Hades II
20/05/2024 - 14:45Bu yılın en çok beklenen devam oyunlarından birinin Early Access (Erken Erişim) versiyonuna kapsamlıca göz attık. İlk oyunun mekaniklerini daha da derinleştiren ve hayal kırıklığı yaratmayan bir deneyim sizleri bekliyor.
Günümüzde Supergiant Games kadar iyi bir geçmişe sahip olan az sayıda geliştirici şirket var. İlk çıkışlarını Bastion ile yaptıklarından bu yana bize her zaman yeni fikirlerle dolu mükemmel oyunlar sunmayı ve hiçbir seriyi tekrar ettirmemeyi başardılar... Ta ki bugüne kadar.
Hades'in tartışmasız başarısı, ekibi bir devam oyununa yönelmeye teşvik etti. Bu duyurunun olumlu bir şekilde karşılanması ve Hades II'nin bıraktığı mükemmel izlenimler, bunun doğru bir karar olduğunu gösteriyordu.
Hades II, fazla tanıtıma ihtiyaç duymayan bir oyun, ancak ilkini bilmeyenler için bu oyunu Yunan mitolojisi ile çevrili bir evrende geçen, hikayeye vurgu yapan bir aksiyon roguelike oyunu olarak tanımlayabiliriz. Yeraltı Dünyası Prensi Zagreus'un macerasının ardından, şimdi de kız kardeşi Prenses Melínoe'nin rolünü üstleneniyoruz. Amacımız zaman titanı Kronos'u yenmek.

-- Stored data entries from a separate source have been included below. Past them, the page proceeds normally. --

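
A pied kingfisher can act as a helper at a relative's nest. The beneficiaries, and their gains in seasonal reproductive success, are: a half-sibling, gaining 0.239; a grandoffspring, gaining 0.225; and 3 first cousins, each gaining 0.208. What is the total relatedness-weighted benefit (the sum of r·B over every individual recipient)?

0.194

r to a half-sibling = 1/4 (half-sibs share one parent — one path of length 2: r = (1/2)^2 = 1/4).
r to a grandoffspring = 0.25 (two parent–offspring links: r = (1/2)^2 = 1/4).
r to a first cousin = 0.125 (first cousins share one grandparent pair — two paths of length 4: r = 2·(1/2)^4 = 1/8).
Summing one r·B term per recipient: 1·0.25·0.239 + 1·0.25·0.225 + 3·0.125·0.208 = 0.194.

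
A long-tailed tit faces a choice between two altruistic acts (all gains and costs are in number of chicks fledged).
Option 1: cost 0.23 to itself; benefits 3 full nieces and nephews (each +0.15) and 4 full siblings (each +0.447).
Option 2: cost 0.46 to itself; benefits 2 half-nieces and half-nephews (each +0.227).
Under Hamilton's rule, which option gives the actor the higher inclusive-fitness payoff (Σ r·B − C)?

Option 1

Option 1: r to a full niece or nephew = 0.25.
Option 1: r to a full sibling = 0.5.
Option 1: Σ r·B − C = (3·0.25·0.15 + 4·0.5·0.447) − 0.23 = 0.7765.
Option 2: r to a half-niece or half-nephew = 0.125.
Option 2: Σ r·B − C = (2·0.125·0.227) − 0.46 = -0.40325.
Option 1 has the higher net inclusive-fitness payoff.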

Kullanılan formül ilk oyunun aynısı. Prosedürel olarak oluşturulmuş seviyelerin sonundaki bizi bir boss karşılıyor. Oyunun sonuna geldiğimizde Kronos ile mücadele ediyoruz. Ancak iyi bir roguelike oyununda olduğu gibi, bu zafer final değil. Aslında, Hades II'nin Erken Erişim aşamasında bile bize birkaç sürpriz hazırladığını söyleyebiliriz.
Yeni silahlar ve savaş taktiklerinin yanı sıra, en önemli değişiklik omega saldırıları ile geliyor. Bu saldırılar, üç ana saldırı tuşundan birini basılı tutarak gerçekleştirilen ve çeşitli şekillerde yenilenebilen bir enerji çubuğunu tüketen özel saldırılar. Elbette her silahın kendi stili ve bu saldırıları kullanma şekli bulunuyor. Bu da zaten oldukça derin olan savaş sistemine başka bir derinlik katmanı ekliyor.
Hades II, kendi formülüne ilginç bir yaklaşım sergiliyor. Bir devam oyunu olarak yeni şeyler keşfetmek yerine, duruşuna sadık kalarak yeni fikirler ve sistemlerle ufku genişletiyor. Örneğin, orijinaldeki ayna, yenini kilidini açarak ilerlediğimizde bize bir dizi pasif yetenek kazandıran kart sistemine bırakıyor. Kontratçı, benzer iyileştirmeler sunan tarifleri hazırlayabileceğimiz bir yemek kazanıyla yer değiştiriliyor. Ayrıca, tanıdık yüzelerin yeni yetenekler ve ödüllerle bize tekrar eşlik ettiğini veya yeni yardımcıların odalarda yeni avantajlar sunduğunu görebiliyoruz.
Oyun, sanatsal olarak ilk oyundaki çizgisini sürdürüyor. Fakat tasarımlar daha iyi ve hatta daha yaratıcı. İkinci boss, geliştiricilerin bizi şaşırtmaya ve yaratıcılıklarını sergilemeye ne kadar istekli olduklarının mükemmel bir örneği.
Müzikler ise harika, seslendirmeler (İngilizce) müthiş. Tüm metinler büyük bir özenle yorumlanmış.
Sonuç olarak Hades II de ilk oyunda olduğu gibi bağımlılık yapan bir oyun. Bu erken erişimde görülenler (ki oldukça fazla) harika izlenimler bırakıyor. Bize sadece oyunun çıkış tarihine kadar nasıl evrileceğini gözlemlemek kalıyor.